Req for Ollama reload of models + chapters not reaching word counts
I have been using this for about a week now and I'm loving it (almost) and more people should know about this program. I currently have 2 problems with it.
-
I set a prompt like this: "Please write a story set in modern times, the story should contain 10 chapters of 1000-1500 words in each chapter." Then I add the story details. I have noticed that if you use a single model for all steps then it hits the context limit really quick. (I initially though that none of my models worked as they would all start looping). Then I tried copying the file in Ollama to a new name but it must have known it was the same file as it didn't reload. Is there a way to add reloading of a model in Ollama for each model stage of the config.py? Nothing popped out at me in the Ollama library (I only know very basic python). This would reset the context for the model at each stage and clear up part of the problem.
-
I can also see that Ollama has a context of only 2k for all models but looking at the Ollama python library I saw a reference to num_ctx in the _types.py under class Options(TypedDict, total=False): # load time options num_ctx: int. I think it may be able to be changed somewhere in your code but I have no idea where it would go. (1000 words should only be around 1400 tokens + overheads but with 2k context it's not going far.)
Thank you
[edit] just found that num_ctx is already listed in wrapper.py but not implemented. Not sure how to implement it.
[edit] just found that num_ctx is already listed in wrapper.py but not implemented. Not sure how to implement it.
You can pass it as model parameter but I'll add a default for it for 8192 which should be a healthy amount. Care for the extra VRAM usage (~+200MB for qwen2.5:7b).
Great. Thanks for that. Any thoughts on the reloading of the models? Even with 8k I don't think it would make it through an entire run with a single model. (qwen2.5:7b is ok for testing but I'll move on to eva.qwen2.5:72b which I find is really good at novels.)

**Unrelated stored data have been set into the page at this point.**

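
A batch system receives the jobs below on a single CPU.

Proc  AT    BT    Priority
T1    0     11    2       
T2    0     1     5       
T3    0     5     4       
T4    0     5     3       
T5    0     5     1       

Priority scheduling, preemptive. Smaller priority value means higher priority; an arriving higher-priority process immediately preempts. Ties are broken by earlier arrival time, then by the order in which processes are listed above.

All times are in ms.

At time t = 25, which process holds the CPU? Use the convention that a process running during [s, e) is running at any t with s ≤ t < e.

Gantt: | T5 0-5 | T1 5-16 | T4 16-21 | T3 21-26 | T2 26-27 |
Completion: T1=16  T2=27  T3=26  T4=21  T5=5
Turnaround (C−A): T1=16  T2=27  T3=26  T4=21  T5=5

T3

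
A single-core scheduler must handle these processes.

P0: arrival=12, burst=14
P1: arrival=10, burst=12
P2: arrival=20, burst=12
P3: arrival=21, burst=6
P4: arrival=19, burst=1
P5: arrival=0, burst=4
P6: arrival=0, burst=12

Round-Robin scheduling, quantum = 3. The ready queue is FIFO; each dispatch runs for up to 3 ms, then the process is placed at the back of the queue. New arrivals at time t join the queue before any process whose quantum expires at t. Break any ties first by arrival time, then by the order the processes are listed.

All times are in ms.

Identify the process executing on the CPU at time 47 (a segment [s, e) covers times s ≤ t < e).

P1

Gantt: | P5 0-3 | P6 3-6 | P5 6-7 | P6 7-10 | P1 10-13 | P6 13-16 | P0 16-19 | P1 19-22 | P6 22-25 | P4 25-26 | P0 26-29 | P2 29-32 | P3 32-35 | P1 35-38 | P0 38-41 | P2 41-44 | P3 44-47 | P1 47-50 | P0 50-53 | P2 53-56 | P0 56-58 | P2 58-61 |
Completion: P0=58  P1=50  P2=61  P3=47  P4=26  P5=7  P6=25
Turnaround (C−A): P0=46  P1=40  P2=41  P3=26  P4=7  P5=7  P6=25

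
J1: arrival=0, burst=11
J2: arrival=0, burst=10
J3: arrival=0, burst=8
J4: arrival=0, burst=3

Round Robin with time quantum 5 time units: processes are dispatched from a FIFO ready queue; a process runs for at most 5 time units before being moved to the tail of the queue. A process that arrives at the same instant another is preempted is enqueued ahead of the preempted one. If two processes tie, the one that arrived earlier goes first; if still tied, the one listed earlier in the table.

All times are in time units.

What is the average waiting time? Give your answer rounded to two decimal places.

19.25

Gantt: | J1 0-5 | J2 5-10 | J3 10-15 | J4 15-18 | J1 18-23 | J2 23-28 | J3 28-31 | J1 31-32 |
Completion: J1=32  J2=28  J3=31  J4=18
Waiting times: J1=21, J2=18, J3=23, J4=15
Average waiting = (21+18+23+15) / 4 = 77/4 = 19.25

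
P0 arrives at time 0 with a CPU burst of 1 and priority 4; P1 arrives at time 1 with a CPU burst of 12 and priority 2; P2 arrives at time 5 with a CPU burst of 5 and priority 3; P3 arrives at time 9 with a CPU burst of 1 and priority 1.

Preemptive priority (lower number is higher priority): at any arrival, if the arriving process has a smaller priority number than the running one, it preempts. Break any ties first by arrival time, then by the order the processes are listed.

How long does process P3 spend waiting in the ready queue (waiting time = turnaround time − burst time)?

Timeline: | P0 0-1 | P1 1-9 | P3 9-10 | P1 10-14 | P2 14-19 |
Completion: P0=1  P1=14  P2=19  P3=10
Turnaround (C−A): P0=1  P1=13  P2=14  P3=1
Waiting(P3) = turnaround − burst = 1 − 1 = 0

0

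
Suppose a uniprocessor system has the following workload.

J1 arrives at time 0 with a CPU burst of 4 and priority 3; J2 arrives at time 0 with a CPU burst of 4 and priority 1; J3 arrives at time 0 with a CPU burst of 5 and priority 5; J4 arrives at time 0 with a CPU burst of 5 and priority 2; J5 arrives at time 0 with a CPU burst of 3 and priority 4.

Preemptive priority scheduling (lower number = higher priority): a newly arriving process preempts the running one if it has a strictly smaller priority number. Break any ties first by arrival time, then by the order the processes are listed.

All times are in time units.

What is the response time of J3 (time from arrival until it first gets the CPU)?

Timeline: | J2 0-4 | J4 4-9 | J1 9-13 | J5 13-16 | J3 16-21 |
Completion: J1=13  J2=4  J3=21  J4=9  J5=16
Turnaround (C−A): J1=13  J2=4  J3=21  J4=9  J5=16
Response(J3) = first start − arrival = 16 − 0 = 16

16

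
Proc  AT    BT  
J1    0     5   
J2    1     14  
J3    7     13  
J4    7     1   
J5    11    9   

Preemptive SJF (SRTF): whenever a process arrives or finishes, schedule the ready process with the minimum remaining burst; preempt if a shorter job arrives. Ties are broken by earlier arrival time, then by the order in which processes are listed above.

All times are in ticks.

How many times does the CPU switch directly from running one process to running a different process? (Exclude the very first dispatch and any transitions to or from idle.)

5

Schedule: | J1 0-5 | J2 5-7 | J4 7-8 | J2 8-20 | J5 20-29 | J3 29-42 |
Completion: J1=5  J2=20  J3=42  J4=8  J5=29
Turnaround (C−A): J1=5  J2=19  J3=35  J4=1  J5=18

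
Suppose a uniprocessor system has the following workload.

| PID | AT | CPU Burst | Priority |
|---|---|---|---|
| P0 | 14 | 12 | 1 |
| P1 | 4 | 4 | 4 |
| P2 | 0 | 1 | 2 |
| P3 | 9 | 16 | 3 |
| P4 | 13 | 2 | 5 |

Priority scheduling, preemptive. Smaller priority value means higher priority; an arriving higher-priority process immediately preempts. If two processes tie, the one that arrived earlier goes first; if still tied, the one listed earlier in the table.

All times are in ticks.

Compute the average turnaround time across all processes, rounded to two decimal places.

14.20

Schedule: | P2 0-1 | idle 1-4 | P1 4-8 | idle 8-9 | P3 9-14 | P0 14-26 | P3 26-37 | P4 37-39 |
Completion: P0=26  P1=8  P2=1  P3=37  P4=39
Turnaround (C−A): P0=12  P1=4  P2=1  P3=28  P4=26
Turnaround times: P0=12, P1=4, P2=1, P3=28, P4=26
Average turnaround = (12+4+1+28+26) / 5 = 71/5 = 14.20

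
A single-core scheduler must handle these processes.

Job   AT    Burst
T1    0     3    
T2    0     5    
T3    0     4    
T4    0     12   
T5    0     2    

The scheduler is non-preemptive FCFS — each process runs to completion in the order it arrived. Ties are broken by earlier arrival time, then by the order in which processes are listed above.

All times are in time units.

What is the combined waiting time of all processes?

Gantt: | T1 0-3 | T2 3-8 | T3 8-12 | T4 12-24 | T5 24-26 |
Completion: T1=3  T2=8  T3=12  T4=24  T5=26
Waiting = turnaround − burst: T1=0, T2=3, T3=8, T4=12, T5=24
Total waiting = 0 + 3 + 8 + 12 + 24 = 47

47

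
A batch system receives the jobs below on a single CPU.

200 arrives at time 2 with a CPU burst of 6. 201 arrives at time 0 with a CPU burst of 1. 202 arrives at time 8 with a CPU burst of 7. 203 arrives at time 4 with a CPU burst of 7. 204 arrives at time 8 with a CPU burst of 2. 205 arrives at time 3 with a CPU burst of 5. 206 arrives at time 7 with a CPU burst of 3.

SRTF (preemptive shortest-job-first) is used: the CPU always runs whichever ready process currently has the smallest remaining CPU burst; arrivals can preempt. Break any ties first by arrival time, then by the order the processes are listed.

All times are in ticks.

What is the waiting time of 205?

10

Timeline: | 201 0-1 | idle 1-2 | 200 2-8 | 204 8-10 | 206 10-13 | 205 13-18 | 203 18-25 | 202 25-32 |
Completion: 200=8  201=1  202=32  203=25  204=10  205=18  206=13
Turnaround (C−A): 200=6  201=1  202=24  203=21  204=2  205=15  206=6
Waiting(205) = turnaround − burst = 15 − 5 = 10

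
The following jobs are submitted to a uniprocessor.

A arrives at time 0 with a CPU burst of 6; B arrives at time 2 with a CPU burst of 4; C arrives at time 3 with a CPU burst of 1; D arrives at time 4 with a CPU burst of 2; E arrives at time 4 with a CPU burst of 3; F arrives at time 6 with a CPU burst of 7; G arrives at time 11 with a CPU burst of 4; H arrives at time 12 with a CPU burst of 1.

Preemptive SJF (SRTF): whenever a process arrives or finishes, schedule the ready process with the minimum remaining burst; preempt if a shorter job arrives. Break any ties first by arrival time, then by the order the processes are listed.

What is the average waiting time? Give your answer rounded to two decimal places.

5.00

Schedule: | A 0-3 | C 3-4 | D 4-6 | A 6-9 | E 9-12 | H 12-13 | B 13-17 | G 17-21 | F 21-28 |
Completion: A=9  B=17  C=4  D=6  E=12  F=28  G=21  H=13
Turnaround (C−A): A=9  B=15  C=1  D=2  E=8  F=22  G=10  H=1
Waiting times: A=3, B=11, C=0, D=0, E=5, F=15, G=6, H=0
Average waiting = (3+11+0+0+5+15+6+0) / 8 = 40/8 = 5.00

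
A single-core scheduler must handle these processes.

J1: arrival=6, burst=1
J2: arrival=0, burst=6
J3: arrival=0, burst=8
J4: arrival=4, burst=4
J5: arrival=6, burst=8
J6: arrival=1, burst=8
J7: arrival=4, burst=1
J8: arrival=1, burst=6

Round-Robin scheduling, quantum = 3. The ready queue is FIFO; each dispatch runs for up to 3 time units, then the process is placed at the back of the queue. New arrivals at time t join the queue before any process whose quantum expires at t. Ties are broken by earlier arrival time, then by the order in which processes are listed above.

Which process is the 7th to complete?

J6

Gantt: | J2 0-3 | J3 3-6 | J6 6-9 | J8 9-12 | J2 12-15 | J4 15-18 | J7 18-19 | J1 19-20 | J5 20-23 | J3 23-26 | J6 26-29 | J8 29-32 | J4 32-33 | J5 33-36 | J3 36-38 | J6 38-40 | J5 40-42 |
Completion: J1=20  J2=15  J3=38  J4=33  J5=42  J6=40  J7=19  J8=32
Finish order: J2 → J7 → J1 → J8 → J4 → J3 → J6 → J5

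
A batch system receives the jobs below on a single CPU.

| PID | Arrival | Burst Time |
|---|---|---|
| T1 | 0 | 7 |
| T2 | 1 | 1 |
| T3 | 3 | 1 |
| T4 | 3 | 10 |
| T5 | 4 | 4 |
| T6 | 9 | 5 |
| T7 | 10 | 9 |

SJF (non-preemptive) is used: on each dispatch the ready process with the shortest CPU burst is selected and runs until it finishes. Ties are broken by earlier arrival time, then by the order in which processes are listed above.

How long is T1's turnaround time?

7

Timeline: | T1 0-7 | T2 7-8 | T3 8-9 | T5 9-13 | T6 13-18 | T7 18-27 | T4 27-37 |
Completion: T1=7  T2=8  T3=9  T4=37  T5=13  T6=18  T7=27
Turnaround(T1) = completion − arrival = 7 − 0 = 7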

They shouldn't fill the context up. It doesn't pass the whole history down on each turn. It should only pass the required information for each each step. You can also see the prompts here:
https://github.com/datacrystals/AIStoryWriter/blob/main/Writer/Prompts.py
The reason I ask is that if you look at my log, by the time it gets to the end of the chapter outline just for 10 chapters the context has risen to (Warning, Detected High Token Context Length of est. ~71265.2tok). If I wanted to do a 30 chapter outline for a novel that could take it to over 200K. Most of the time when it start climbing towards that number I start getting JSON Error during parsing: Expecting value: line 1 column 1 (char 0) looping no matter which model I use.
Edit: Just did another test run just using command-r and this is what happened.
As you can see once it hit 170k it just started writing gibberish and it had only gotten to the start of the chapter 4 outline.
Thanks for pointing out. Will investigate further.
I have the same issue with openrouter or llama.cpp, it's like there is no limit on the context and more chapters there is and more it's an issue.
Hmm, I've been thinking of doing a rewrite for the whole generation system so i'd imagine that might be the only real way to properly address this - will add as something to keep an eye on.